CV  : Que souhaitez-vous pour les deux ans à venir ?

CP  : Que l’on aille dans le sens de la simplification et de la sécurisation. C’est d’ailleurs l’un des objectifs de Pascal Férat pour les entreprises du vignoble. Sans visibilité, il n’y aura malheureusement pas de création d’emploi. On ne peut pas se projeter dans l’avenir lorsque les règles changent en permanence.

UN NOUVEAU NOM POUR UNE APPELLATION… MIEUX CONTRÔLÉE

Jusqu’à présent, on parlait du Groupement des employeurs du SGV de la Champagne délimitée, et tout le monde savait de quoi il s’agissait… en Champagne. Mais pas forcément en dehors. «  Les termes de groupement d’employeurs ont une signification juridique précise, puisqu’il s’agit d’une structure permettant aux employeurs de se regrouper pour recruter de la main-d’œuvre, déclare Christophe Pernet. Et cela prêtait parfois à confusion lors de certaines réunions, dans la mesure où il existe des groupements d’employeurs dans bien d’autres secteurs d’activité en France. Le conseil d’administration a donc souhaité que l’on puisse nous identifier plus clairement, c’est pourquoi nous sommes devenus la Délégation des employeurs du SGV de la Champagne délimitée. Bien entendu, cela ne modifie en rien nos missions, ni les relations que nous entretenons avec nos interlocuteurs.  »

QUATRE ENTRÉES AU CONSEIL D’ADMINISTRATION Le conseil d’administration de la Délégation des employeurs renouvelle statutairement la moitié de ses membres tous les deux ans.
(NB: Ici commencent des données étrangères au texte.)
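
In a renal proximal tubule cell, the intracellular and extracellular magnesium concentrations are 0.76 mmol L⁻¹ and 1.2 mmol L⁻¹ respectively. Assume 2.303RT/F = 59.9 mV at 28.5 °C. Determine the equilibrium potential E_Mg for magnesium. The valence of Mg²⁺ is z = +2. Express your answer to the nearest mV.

6 mV

E = (59.9/z) · log₁₀([Mg²⁺]_out/[Mg²⁺]_in) with z = +2.
= (59.9/2) · log₁₀(1.2/0.76) = 29.95 · log₁₀(1.579)
= 29.95 · (0.1984) = 5.94 mV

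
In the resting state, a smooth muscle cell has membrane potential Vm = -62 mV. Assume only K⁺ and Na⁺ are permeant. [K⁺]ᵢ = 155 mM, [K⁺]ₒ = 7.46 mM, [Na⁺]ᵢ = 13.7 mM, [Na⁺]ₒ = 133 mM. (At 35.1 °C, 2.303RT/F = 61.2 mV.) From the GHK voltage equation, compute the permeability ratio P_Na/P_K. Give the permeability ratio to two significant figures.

Let α = P_Na/P_K. GHK: Vm = 61.2·log₁₀[(Kₒ + α·Naₒ)/(Kᵢ + α·Naᵢ)].
10^(Vm/61.2) = 10^(-62.0/61.2) = 0.097035
So 0.097035·(Kᵢ + α·Naᵢ) = Kₒ + α·Naₒ → α = (0.097035·155.0 − 7.46) / (133.0 − 0.097035·13.7)
α = (15.04 − 7.46) / (133.0 − 1.329) = 7.58/131.7 = 0.05757

0.058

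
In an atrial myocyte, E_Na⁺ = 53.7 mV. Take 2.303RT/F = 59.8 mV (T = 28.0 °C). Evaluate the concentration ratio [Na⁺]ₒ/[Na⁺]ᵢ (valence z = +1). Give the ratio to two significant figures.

7.9

log₁₀([out]/[in]) = E·z/(59.8) = 53.7 × 1 / 59.8 = 0.8980
[out]/[in] = 10^(0.8980) = 7.907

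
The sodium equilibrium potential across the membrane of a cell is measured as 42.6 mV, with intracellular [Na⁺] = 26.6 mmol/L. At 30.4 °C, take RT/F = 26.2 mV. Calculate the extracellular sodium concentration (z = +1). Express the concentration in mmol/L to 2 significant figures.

Nernst: E = (26.2/1) · ln([out]/[in]), so ln([out]/[in]) = 42.6 × 1 / 26.2 = 1.6260.
[out]/[in] = e^(1.6260) = 5.083.
[out] = 5.083 × 26.6 = 135.2 mmol/L.

140 mmol/L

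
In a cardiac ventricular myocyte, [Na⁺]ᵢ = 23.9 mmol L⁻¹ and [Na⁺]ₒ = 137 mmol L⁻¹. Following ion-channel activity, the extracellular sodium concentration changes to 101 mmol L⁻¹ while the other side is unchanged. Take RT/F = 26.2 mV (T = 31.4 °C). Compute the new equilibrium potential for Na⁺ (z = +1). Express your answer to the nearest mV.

After the shift: [Na⁺]_out = 101, [Na⁺]_in = 23.9 mmol L⁻¹.
E_new = (26.2/1)·ln(101/23.9) = 26.20 · (1.4412) = 37.76 mV

38 mV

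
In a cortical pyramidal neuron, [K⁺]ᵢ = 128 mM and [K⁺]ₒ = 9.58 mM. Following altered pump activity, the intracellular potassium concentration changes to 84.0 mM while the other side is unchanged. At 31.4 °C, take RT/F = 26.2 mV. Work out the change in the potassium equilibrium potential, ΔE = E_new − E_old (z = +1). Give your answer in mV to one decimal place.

E_old = (26.2/1)·ln(9.58/128) = -67.92 mV
E_new = (26.2/1)·ln(9.58/84.0) = -56.88 mV
ΔE = -56.88 − (-67.92) = 11.04 mV

11.0 mV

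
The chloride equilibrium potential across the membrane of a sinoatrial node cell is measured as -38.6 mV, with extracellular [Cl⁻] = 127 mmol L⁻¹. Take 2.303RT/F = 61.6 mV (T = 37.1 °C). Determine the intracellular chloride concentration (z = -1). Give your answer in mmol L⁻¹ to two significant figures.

Nernst: E = (61.6/-1) · log₁₀([out]/[in]), so log₁₀([out]/[in]) = -38.6 × -1 / 61.6 = 0.6266.
[out]/[in] = 10^(0.6266) = 4.233.
[in] = 127 / 4.233 = 30 mmol L⁻¹.

30 mmol L⁻¹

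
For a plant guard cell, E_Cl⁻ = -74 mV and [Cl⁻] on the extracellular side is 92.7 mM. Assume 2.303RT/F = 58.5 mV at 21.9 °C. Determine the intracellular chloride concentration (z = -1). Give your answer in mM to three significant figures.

5.04 mM

Nernst: E = (58.5/-1) · log₁₀([out]/[in]), so log₁₀([out]/[in]) = -74.0 × -1 / 58.5 = 1.2650.
[out]/[in] = 10^(1.2650) = 18.41.
[in] = 92.7 / 18.41 = 5.036 mM.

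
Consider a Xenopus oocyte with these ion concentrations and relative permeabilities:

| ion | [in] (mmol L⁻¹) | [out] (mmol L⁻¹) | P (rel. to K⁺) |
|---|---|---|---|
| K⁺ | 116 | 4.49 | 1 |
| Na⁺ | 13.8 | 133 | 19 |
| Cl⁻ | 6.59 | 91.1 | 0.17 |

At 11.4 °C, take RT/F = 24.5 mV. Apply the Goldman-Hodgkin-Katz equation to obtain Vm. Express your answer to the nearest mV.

46 mV

Vm = 24.5 · ln[(Σ P·[cation]ₒ + Σ P·[anion]ᵢ) / (Σ P·[cation]ᵢ + Σ P·[anion]ₒ)]
Numerator = 1×4.49 + 19×133 + 0.17×6.59 = 2533
Denominator = 1×116 + 19×13.8 + 0.17×91.1 = 393.7
Vm = 24.5 · ln(6.4331) = 24.5 × (1.8614) = 45.61 mV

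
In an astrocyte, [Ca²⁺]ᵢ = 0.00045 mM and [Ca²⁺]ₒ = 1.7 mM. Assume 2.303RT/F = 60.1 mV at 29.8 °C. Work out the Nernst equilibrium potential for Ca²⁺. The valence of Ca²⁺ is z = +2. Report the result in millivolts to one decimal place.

E = (60.1/z) · log₁₀([Ca²⁺]_out/[Ca²⁺]_in) with z = +2.
= (60.1/2) · log₁₀(1.7/0.00045) = 30.05 · log₁₀(3778)
= 30.05 · (3.5772) = 107.50 mV

107.5 mV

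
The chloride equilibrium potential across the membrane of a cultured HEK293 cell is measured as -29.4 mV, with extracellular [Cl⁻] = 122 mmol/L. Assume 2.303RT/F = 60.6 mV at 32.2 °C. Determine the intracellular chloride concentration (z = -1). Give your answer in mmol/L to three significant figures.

39.9 mmol/L

Nernst: E = (60.6/-1) · log₁₀([out]/[in]), so log₁₀([out]/[in]) = -29.4 × -1 / 60.6 = 0.4851.
[out]/[in] = 10^(0.4851) = 3.056.
[in] = 122 / 3.056 = 39.92 mmol/L.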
Il faut noter que trois administrateurs ne se représentaient pas  : Christian Goutorbe (Damery), administrateur depuis 1978 et président de 2002 à 2011  ; Marie-France Ariston (Brouillet), administratrice depuis 22 ans et secrétaire du conseil d’administration  ; Gilles Blin (Trigny), administrateur depuis 14 ans.
À la suite des élections qui ont eu lieu lors de l’assemblée générale, quatre nouveaux membres font leur entrée au conseil  : Caroline Ariston (Brouillet), Jérôme Blin (Vincelles), Sylvie Malgras-Lerglantier (Courthiezy) et Sébastien Sanchez (Dizy).